1096 e 1098, os esposos podiam estipular antes da celebração do casamento e dentro dos limites da lei, tudo o que lhes aprouvesse relativamente a seus bens e na falta de qualquer acordo ou convenção, entendia-se que o casamento era feito segundo o costume do reino que, desde as ordenações manuelinas, era o regime da comunhão geral de bens.
II- Só em casos restritos a lei fixava imperativamente o regime de separação de bens ou o da separação absoluta de bens, sendo aquele, afinal, o da comunhão de adquiridos.
III- Para que tal convenção tivesse validade necessário era que fosse celebrada em escritura pública - art. 1097 - a simples indicação do regime de bens feita na declaração para casamento ou no assento do casamento era desprovida de qualquer valor.
IV- O processo de inventário destina-se a precisar os bens da herança e as pessoas por quem os mesmos devem ser partilhados, decidindo-se no processo, em princípio, todas as questões de facto e de direito atinentes a esse fim.

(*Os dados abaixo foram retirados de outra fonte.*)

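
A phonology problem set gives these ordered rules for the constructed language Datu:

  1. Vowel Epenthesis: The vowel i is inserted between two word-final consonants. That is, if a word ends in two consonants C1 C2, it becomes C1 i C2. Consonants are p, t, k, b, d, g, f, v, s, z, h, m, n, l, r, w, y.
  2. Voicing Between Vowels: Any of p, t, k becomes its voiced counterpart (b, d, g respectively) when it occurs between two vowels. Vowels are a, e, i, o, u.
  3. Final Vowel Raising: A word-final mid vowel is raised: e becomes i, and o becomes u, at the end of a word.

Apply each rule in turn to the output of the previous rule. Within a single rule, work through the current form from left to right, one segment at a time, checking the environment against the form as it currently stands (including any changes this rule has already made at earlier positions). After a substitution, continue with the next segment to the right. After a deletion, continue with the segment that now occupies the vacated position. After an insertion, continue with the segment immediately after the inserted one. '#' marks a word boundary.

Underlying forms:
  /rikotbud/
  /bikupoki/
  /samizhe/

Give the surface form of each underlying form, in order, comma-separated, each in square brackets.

/rikotbud/:
  1 Vowel Epenthesis: no change — [rikotbud]
  2 Voicing Between Vowels: [rikotbud] → [rigotbud]
  3 Final Vowel Raising: no change — [rigotbud]
/bikupoki/:
  1 Vowel Epenthesis: no change — [bikupoki]
  2 Voicing Between Vowels: [bikupoki] → [bigubogi]
  3 Final Vowel Raising: no change — [bigubogi]
/samizhe/:
  1 Vowel Epenthesis: no change — [samizhe]
  2 Voicing Between Vowels: no change — [samizhe]
  3 Final Vowel Raising: [samizhe] → [samizhi]

[rigotbud], [bigubogi], [samizhi]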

V- Em tal processo pode concluir-se que o regime de bens do casamento entre o inventariado e sua mulher, ambos casados em segundas núpcias, era o da comunhão geral de bens, pois, sendo certo que o casamento foi celebrado sem convenção antenupcial, é irrelevante que do respectivo assento conste que os nubentes declararam celebrar o seu casamento no regime de separação de bens.
VI- A tal conhecimento não obsta o art. 4 do Código do Registo Civil porquanto não se discute a existência do casamento nem o estado civil correspondente mas antes o regime legal de bens que ao mesmo se aplica.